Não me contem segredos

Esta crônica que aqui transcrevo foi publicada no jornal O Sul e escrita por Wanderley Soares.
A escrita deste jornalista policial é marcada por uma análise angustiante e profundamente humana do nosso sentir o viver. Aqui em tom poético fala da angústia do ser detentor do segredo. Para ele, o segredo é aventura e dor. Trata-se de um belo texto.



Não me contem segredos.

A aventura de guardar um segredo é dolorosa. Ela, a aventura, é sedutora e esvoaçante. Ele, o segredo, é silencioso e irascível. É o torturador silencioso de seu guardador. Seus planos de fuga não lhe trazem angústia por ser dono da certeza de sua fortaleza. Descansa no fundo de sua cela apenas a observar os nossos movimentos. É um companheiro enganoso, inspirador de histórias tenebrosas, fazedor de intrigas. Quando fala, busca nos convencer de sua pequenez, de que nada acontecerá se abrirmos as portas de seu cubículo livrando-o dos grilhões.
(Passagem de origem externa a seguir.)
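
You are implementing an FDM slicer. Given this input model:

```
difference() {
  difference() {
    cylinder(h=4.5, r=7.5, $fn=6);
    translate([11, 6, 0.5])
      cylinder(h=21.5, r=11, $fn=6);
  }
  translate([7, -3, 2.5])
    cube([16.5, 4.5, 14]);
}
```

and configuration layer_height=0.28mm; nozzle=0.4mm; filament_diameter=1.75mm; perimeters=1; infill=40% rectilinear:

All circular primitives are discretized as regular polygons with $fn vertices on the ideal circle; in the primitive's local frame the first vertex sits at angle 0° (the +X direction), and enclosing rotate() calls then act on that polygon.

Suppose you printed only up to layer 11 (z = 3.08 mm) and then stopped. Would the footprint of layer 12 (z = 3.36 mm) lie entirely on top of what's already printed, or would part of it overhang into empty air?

Compare the two slices. At z = 3.08: the r=7.5 cylinder contributes a regular 6-gon of circumradius 7.5 (area = (6/2)·7.500²·sin(360°/6) = 146.14 mm²); the r=11 cylinder at (11, 6) contributes a regular 6-gon of circumradius 11 (area = (6/2)·11.000²·sin(360°/6) = 314.37 mm²); Subtracting the remaining from the first: starting from the r=7.5 cylinder (146.14 mm²), the r=11 cylinder at (11, 6) partially overlaps it — only the 33.13 mm² overlap (of its 314.37 mm²) is removed, clipping the outline — area = 113.02 mm²; the 16.5×4.5 cube at (7, -3) contributes its full rectangle (area 74.25 mm²); After the difference (first − rest): starting from the result so far (113.02 mm²), the 16.5×4.5 cube at (7, -3) misses the remaining region (no effect) — area = 113.02 mm². At z = 3.36: the cylinder: section is a regular 6-gon, circumradius r=7.5 (area = (6/2)·7.500²·sin(360°/6) = 146.14 mm²); the cylinder at (11, 6): section is a regular 6-gon, circumradius r=11 (area = (6/2)·11.000²·sin(360°/6) = 314.37 mm²); Taking the first minus the rest: starting from the r=7.5 cylinder (146.14 mm²), the r=11 cylinder at (11, 6) partially overlaps it — only the 33.13 mm² overlap (of its 314.37 mm²) is removed, clipping the outline — area = 113.02 mm²; the 16.5×4.5 cube at (7, -3) contributes its full rectangle (area 74.25 mm²); Subtracting the remaining from the first: starting from that combined region (113.02 mm²), the 16.5×4.5 cube at (7, -3) misses the remaining region (no effect) — area = 113.02 mm². Checking containment: the cross-section at z = 3.36 is a subset of the cross-section at z = 3.08.

entirely on top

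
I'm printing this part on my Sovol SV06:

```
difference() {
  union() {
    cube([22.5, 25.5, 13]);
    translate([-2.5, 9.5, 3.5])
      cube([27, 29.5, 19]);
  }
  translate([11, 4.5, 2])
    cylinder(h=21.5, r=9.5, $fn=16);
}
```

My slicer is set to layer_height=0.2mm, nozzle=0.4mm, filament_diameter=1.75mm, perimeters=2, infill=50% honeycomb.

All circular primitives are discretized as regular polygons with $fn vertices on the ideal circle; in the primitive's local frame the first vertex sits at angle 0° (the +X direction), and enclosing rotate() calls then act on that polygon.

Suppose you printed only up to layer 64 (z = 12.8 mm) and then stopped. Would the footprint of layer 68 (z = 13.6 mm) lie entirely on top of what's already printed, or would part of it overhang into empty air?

Compare the two slices. At z = 12.8: the cube is present — its section is the full 22.5×25.5 rectangle (area 573.75 mm²); the cube at (-2.5, 9.5) is present — its section is the full 27×29.5 rectangle (area 796.50 mm²); Merging all regions: the regions partially overlap — summed areas 1370.25 mm² minus the doubly-counted overlap 360.00 mm² gives 1010.25 mm² — area = 1010.25 mm²; the r=9.5 cylinder at (11, 4.5) contributes a regular 16-gon of circumradius 9.5 (area = (16/2)·9.500²·sin(360°/16) = 276.30 mm²); Taking the first minus the rest: starting from that combined region (1010.25 mm²), the r=9.5 cylinder at (11, 4.5) partially overlaps it — only the 219.27 mm² overlap (of its 276.30 mm²) is removed, clipping the outline — area = 790.98 mm². At z = 13.6: the cube is not intersected at this z (z outside [0, 13]); the 27×29.5 cube at (-2.5, 9.5) contributes its full rectangle (area 796.50 mm²); Taking the union: only the 27×29.5 cube at (-2.5, 9.5) is present, so the union is just that shape — area = 796.50 mm²; the r=9.5 cylinder at (11, 4.5) contributes a regular 16-gon of circumradius 9.5 (area = (16/2)·9.500²·sin(360°/16) = 276.30 mm²); After the difference (first − rest): starting from that combined region (796.50 mm²), the r=9.5 cylinder at (11, 4.5) partially overlaps it — only the 49.00 mm² overlap (of its 276.30 mm²) is removed, clipping the outline — area = 747.50 mm². Checking containment: the cross-section at z = 13.6 is a subset of the cross-section at z = 12.8.

entirely on top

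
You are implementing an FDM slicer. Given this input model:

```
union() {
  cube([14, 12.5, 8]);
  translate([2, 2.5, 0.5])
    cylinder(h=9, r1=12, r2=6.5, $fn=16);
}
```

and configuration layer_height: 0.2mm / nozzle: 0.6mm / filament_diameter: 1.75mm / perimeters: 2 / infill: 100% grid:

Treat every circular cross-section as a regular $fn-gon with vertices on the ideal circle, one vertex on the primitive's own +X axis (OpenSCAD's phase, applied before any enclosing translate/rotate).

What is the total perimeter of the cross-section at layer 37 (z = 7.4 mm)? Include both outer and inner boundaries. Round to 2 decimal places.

At z = 7.4 mm: the cube is present — its section is the full 14×12.5 rectangle (perimeter 53.00 mm); the cone at (2, 2.5) (r1=12→r2=6.5) has section circumradius 7.783 here — a regular 16-gon (perimeter = 2·16·7.783·sin(180°/16) = 48.59 mm); Merging all regions: the regions partially overlap (shared area 85.37 mm²), so the edge portions inside another operand are dropped and the merged outline is re-measured after clipping — boundary = 65.68 mm. Overall, the cross-section is a single solid region. Total boundary length (outer) = 65.68 mm.

65.68 mm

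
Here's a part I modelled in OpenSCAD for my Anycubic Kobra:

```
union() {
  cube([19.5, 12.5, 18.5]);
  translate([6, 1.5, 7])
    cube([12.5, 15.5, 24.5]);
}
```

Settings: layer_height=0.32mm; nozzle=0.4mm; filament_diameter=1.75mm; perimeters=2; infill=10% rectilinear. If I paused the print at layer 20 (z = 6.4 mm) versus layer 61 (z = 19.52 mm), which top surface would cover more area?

layer 20 (z = 6.4 mm)

Layer 20 (z = 6.4): the cube (footprint 19.5×12.5) is included at this height (area 243.75 mm²); the cube at (6, 1.5) does not reach this height (z outside [7, 31.5]); Merging all regions: only the 19.5×12.5 cube is present, so the union is just that shape — area = 243.75 mm². So its area = 243.75 mm². Layer 61 (z = 19.52): the cube is not intersected at this z (z outside [0, 18.5]); the cube at (6, 1.5) is present — its section is the full 12.5×15.5 rectangle (area 193.75 mm²); Merging all regions: only the 12.5×15.5 cube at (6, 1.5) is present, so the union is just that shape — area = 193.75 mm². So its area = 193.75 mm². Layer 20 is larger (243.75 vs 193.75 mm²).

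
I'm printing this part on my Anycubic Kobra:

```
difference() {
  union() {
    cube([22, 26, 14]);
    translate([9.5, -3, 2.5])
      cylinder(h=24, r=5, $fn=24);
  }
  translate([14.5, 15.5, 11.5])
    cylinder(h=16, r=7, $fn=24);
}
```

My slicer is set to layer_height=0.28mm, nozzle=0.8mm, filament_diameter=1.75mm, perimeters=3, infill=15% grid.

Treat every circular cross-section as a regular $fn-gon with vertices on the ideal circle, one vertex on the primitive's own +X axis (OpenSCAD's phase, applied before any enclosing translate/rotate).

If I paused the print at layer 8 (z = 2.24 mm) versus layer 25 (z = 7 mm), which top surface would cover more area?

layer 25 (z = 7 mm)

Layer 8 (z = 2.24): the 22×26 cube contributes its full rectangle (area 572.00 mm²); the cylinder at (9.5, -3) does not reach this height (z outside [2.5, 26.5]); Combining (union): only the 22×26 cube is present, so the union is just that shape — area = 572.00 mm²; the cylinder at (14.5, 15.5) does not reach this height (z outside [11.5, 27.5]); Taking the first minus the rest: none of the subtracted shapes is present at this height, so that combined region is unchanged — area = 572.00 mm². So its area = 572.00 mm². Layer 25 (z = 7): the cube is present — its section is the full 22×26 rectangle (area 572.00 mm²); the cylinder at (9.5, -3): section is a regular 24-gon, circumradius r=5 (area = (24/2)·5.000²·sin(360°/24) = 77.65 mm²); Combining (union): the regions partially overlap — summed areas 649.65 mm² minus the doubly-counted overlap 10.92 mm² gives 638.73 mm² — area = 638.73 mm²; the cylinder at (14.5, 15.5) does not reach this height (z outside [11.5, 27.5]); Subtracting the remaining from the first: none of the subtracted shapes is present at this height, so that combined region is unchanged — area = 638.73 mm². So its area = 638.73 mm². Layer 25 is larger (638.73 vs 572.00 mm²).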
Quem nos busca para acolher um segredo, a nós entrega um pensamento vivo. Ao alojá-lo, acreditamos que o melhor caminho será o de esquecê-lo, pois que o tempo o tornará, pouco a pouco, em cinzas. No entanto, o tempo é exatamente o seu alimento maior. Cresce a cada dia com maior ímpeto e, passo a passo, perturba o sono, ronda encontros, enfia-se numa melodia amiga, faz arder a garganta. Vigiado, torna-se obstinado e incansável vigilante. E tanto mais montamos nossa guarda, mais doentios são os seus ardis em busca de ser livre para nos deixar só.

Aceitar de alguém a guarda de um segredo, de um plano que viola os costumes da vila, que revela um passado temerário ou projeta um futuro que fere as bulas da lei, é permitir a entrada em nossa casa de um espectro que, lentamente, tentará verter pelos nossos poros, dominar nossos passos e mudar a direção de nossos olhos. Tanto mais intenso o seu silêncio, uma ânsia maior teremos por gritar. Tanto menor os seus sussurros, mais tenebrosos serão os ruídos de nossos pensamentos. Quem nos entrega tal prisioneiro, a nós deixará encarcerados.

A experiência que temos com os segredos prisioneiros começa bem cedo, quando não sofremos tanto por termos um estado de energia completo. E, afinal, se o prisioneiro foi por nós criado, temos a sensação de poder dominá-lo. No entanto, com o passar dos anos, acontece de, num encontro ocasional, sermos levados a vasculhar nossos guardados e lá encontrar coisas pequenas e sinistras, desde as paixões e ódios clandestinos até os planos de fuga com o primeiro circo. Mas são segredos nossos que aprendemos a tratar como feras gradeadas.

Não, não me peçam para guardar segredos, pois me basta a guarda dos meus por não confiar nem mesmo nos que se dizem confessores. O segredo alheio andeja em nossas veias como um veneno incapaz de nos tirar a vida, mas que se delicia em nos assombrar como passos de quem não podemos ver, mas que ronda as nossas noites. Não me falem em segredos. Contem-me apenas as coisas que para todos eu possa contar. Basta-me tratar das feras que alimento nos porões da minha alma. Não me contem segredos, pois tenho medo de ser capaz de guardá-los.